Reconnaissance, protection de la santé mentale des élèves


La vie de la plupart des étudiants a été modifiée cette année, le Covid-19 ravageant leurs maisons, leurs routines, leurs interactions, ainsi que la santé et les revenus de leur famille. Ainsi, lorsque les écoles reprendront les cours physiques le mois prochain, de nombreux élèves seront dans un espace mental différent.

Une étude menée en mai a révélé que les jeunes adultes présentaient un risque élevé de problèmes de santé mentale lors des précédents verrouillages d’épidémie de maladie. Déjà, 83% des élèves analysés ont admis qu’en raison des fermetures d’écoles, de la perte de la routine et des interactions sociales restreintes, leurs problèmes de santé mentale préexistants se sont aggravés, ce qui signifie qu’ils seront remplis de colère, de chagrin et de peur profondément enracinés lorsqu’ils retour à l’école.

La lutte mentale est évidente dans les cours en ligne, la tristesse et la peur que les élèves révèlent dans leurs interactions les uns avec les autres. Je le vois, et les autres professeurs aussi. Il n’y a pas de rire bruyant, ni d’attitudes nonchalantes ou de taquineries ludiques. Au lieu de cela, les cours en ligne sont calmes et solennels, remplis uniquement des instructions en plein essor du professeur. Nos échanges vont droit au but: un enfant ne peut pas soumettre de travail car sa mère est à l’hôpital; la grand-mère d’un autre est décédée récemment. Les étudiants que je savais être bruyants et exubérants sont maintenant timides. Certains ont développé une anxiété liée à la santé après qu’un membre de la famille a été testé positif à Covid.

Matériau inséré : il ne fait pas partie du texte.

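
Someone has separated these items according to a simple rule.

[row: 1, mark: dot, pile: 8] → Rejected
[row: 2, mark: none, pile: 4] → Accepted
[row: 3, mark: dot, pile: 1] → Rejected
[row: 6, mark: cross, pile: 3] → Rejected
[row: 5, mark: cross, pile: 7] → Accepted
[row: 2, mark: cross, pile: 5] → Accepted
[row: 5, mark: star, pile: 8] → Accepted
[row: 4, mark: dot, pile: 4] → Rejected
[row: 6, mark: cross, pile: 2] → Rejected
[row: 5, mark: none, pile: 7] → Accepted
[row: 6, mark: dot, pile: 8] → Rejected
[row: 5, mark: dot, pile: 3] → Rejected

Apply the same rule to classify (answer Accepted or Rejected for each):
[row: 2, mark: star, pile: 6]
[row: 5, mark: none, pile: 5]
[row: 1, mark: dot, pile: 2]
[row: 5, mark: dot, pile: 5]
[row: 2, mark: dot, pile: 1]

The rule appears to be: mark is not dot AND row ≤ 5.
[row: 2, mark: star, pile: 6]: mark is star, row = 2, qualifies → Accepted.
[row: 5, mark: none, pile: 5]: mark is none, row = 5, qualifies → Accepted.
[row: 1, mark: dot, pile: 2]: mark is dot, row = 1, lacks this property → Rejected.
[row: 5, mark: dot, pile: 5]: mark is dot, row = 5, lacks this property → Rejected.
[row: 2, mark: dot, pile: 1]: mark is dot, row = 2, lacks this property → Rejected.

Accepted, Accepted, Rejected, Rejected, Rejected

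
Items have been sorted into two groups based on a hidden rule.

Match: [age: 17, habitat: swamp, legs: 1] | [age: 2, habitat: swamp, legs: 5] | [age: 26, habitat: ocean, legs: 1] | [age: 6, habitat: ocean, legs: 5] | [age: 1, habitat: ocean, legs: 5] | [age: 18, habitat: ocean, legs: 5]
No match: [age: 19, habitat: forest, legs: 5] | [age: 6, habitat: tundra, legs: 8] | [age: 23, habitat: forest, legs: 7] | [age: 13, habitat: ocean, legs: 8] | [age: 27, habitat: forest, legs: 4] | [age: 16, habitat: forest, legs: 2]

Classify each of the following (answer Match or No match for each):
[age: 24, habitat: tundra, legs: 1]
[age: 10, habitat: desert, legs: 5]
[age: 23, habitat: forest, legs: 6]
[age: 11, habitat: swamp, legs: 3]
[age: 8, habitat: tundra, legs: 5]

The pattern is that an item is 'Match' exactly when: habitat is not forest AND legs ≤ 5.
[age: 24, habitat: tundra, legs: 1]: habitat is tundra, legs = 1, matches → Match.
[age: 10, habitat: desert, legs: 5]: habitat is desert, legs = 5, matches → Match.
[age: 23, habitat: forest, legs: 6]: habitat is forest, legs = 6, does not pass → No match.
[age: 11, habitat: swamp, legs: 3]: habitat is swamp, legs = 3, matches → Match.
[age: 8, habitat: tundra, legs: 5]: habitat is tundra, legs = 5, matches → Match.

Match, Match, No match, Match, Match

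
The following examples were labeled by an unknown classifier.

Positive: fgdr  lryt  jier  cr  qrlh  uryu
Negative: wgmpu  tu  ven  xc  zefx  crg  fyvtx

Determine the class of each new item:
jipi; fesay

Negative, Negative

The distinguishing property — even length AND contains 'r' — holds for all the 'Positive' cases and none of the 'Negative' cases.
jipi — length 4, no 'r', hence Negative. fesay — length 5, no 'r', hence Negative.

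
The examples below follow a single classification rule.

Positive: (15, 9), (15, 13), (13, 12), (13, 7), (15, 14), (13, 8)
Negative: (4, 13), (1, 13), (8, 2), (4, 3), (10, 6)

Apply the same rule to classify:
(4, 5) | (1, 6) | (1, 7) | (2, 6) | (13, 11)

The classifier is using: sum ≥ 20.
(4, 5) → 4+5 = 9 → Negative. (1, 6) → 1+6 = 7 → Negative. (1, 7) → 1+7 = 8 → Negative. (2, 6) → 2+6 = 8 → Negative. (13, 11) → 13+11 = 24 → Positive.

Negative, Negative, Negative, Negative, Positive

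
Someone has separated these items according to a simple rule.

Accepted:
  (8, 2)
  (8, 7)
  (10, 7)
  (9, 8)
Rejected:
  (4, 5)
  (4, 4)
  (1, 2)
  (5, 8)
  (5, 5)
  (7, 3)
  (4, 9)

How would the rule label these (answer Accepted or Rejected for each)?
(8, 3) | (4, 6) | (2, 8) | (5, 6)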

Les enseignants doivent comprendre le stress auquel les élèves sont confrontés et identifier ceux qui sont potentiellement perturbés en ligne grâce à des observations nuancées. Les étudiants devraient bénéficier du temps, de la clémence et de l’aide pour récupérer mentalement, et doivent être assurés que des circonstances atténuantes n’auraient pas d’incidence sur leur rendement scolaire.

Le 11 janvier, lorsque les écoles rouvriront physiquement, il est important pour les enseignants de commencer par communiquer avec les élèves et discuter de leurs craintes pour adopter une approche positive. Il est évident que l’école ne sera pas le sanctuaire qu’elle était. Il y aura un meilleur assainissement, le port obligatoire de masques et des réprimandes pour ceux qui se tiennent près les uns des autres. Les enseignants doivent prendre les devants en expliquant pourquoi ils sont nécessaires et non permanents.

L’intimidation est également appelée à augmenter. De nombreux élèves de cet âge sont incapables de faire preuve d’empathie; il est facile de se moquer de la prise de poids d’une personne par rapport au verrouillage ou de se moquer de la réduction soudaine du revenu d’une famille. Encore une fois, les enseignants doivent faire attention aux élèves qui semblent plus agressifs ou dérangés, plus timides qu’auparavant.

Des conseillers ou un service de premiers secours mentaux sont nécessaires pour les écoles en ce moment. Il est compréhensible que les écoles aient souffert d’une pression financière continue pendant la pandémie et luttent pour fonctionner, sans parler d’employer plus de personnel. Pour beaucoup de ceux qui n’ont pas les moyens de se payer un service professionnel, cela pourrait signifier qu’un enseignant empathique sera payé davantage pour aider. Pour les étudiants qui expriment des idées suicidaires, ont perdu des êtres chers ou sont tout simplement incapables de se concentrer en raison de pensées anxieuses, le temps passé avec des conseillers peut faire des merveilles. Pour certains, la tension mentale est peut-être trop importante, et en tant qu’enseignant, je dirais que c’est compréhensible. Les conseillers peuvent orienter les parents vers des psychiatres ou des psychothérapeutes qui peuvent aider à dissiper l’anxiété et la dépression avec des médicaments ou une thérapie cognitivo-comportementale, ou les deux.

Pourtant, si les enseignants et les conseillers peuvent aider, ce sont les parents qui doivent reconnaître et prendre les devants pour aider leurs enfants à se sentir en sécurité et positifs. À la maison, les parents peuvent aider les élèves à pratiquer des exercices de conscience de soi et de méditation, et à former une routine quotidienne pour maintenir un sentiment de contrôle. La communication entre les parents et les enseignants est essentielle; plusieurs parents me demandent des commentaires sur les performances et le comportement de leurs enfants. Tous les enseignants seraient impatients de répondre.

Une fois que le bien-être mental des élèves est focalisé, ils deviendront moins anxieux et se sentiront en sécurité. Un esprit détendu excellera tant à l’intérieur qu’à l’extérieur de la salle de classe.

Publié dans The Express Tribune, 27 décembree, 2020.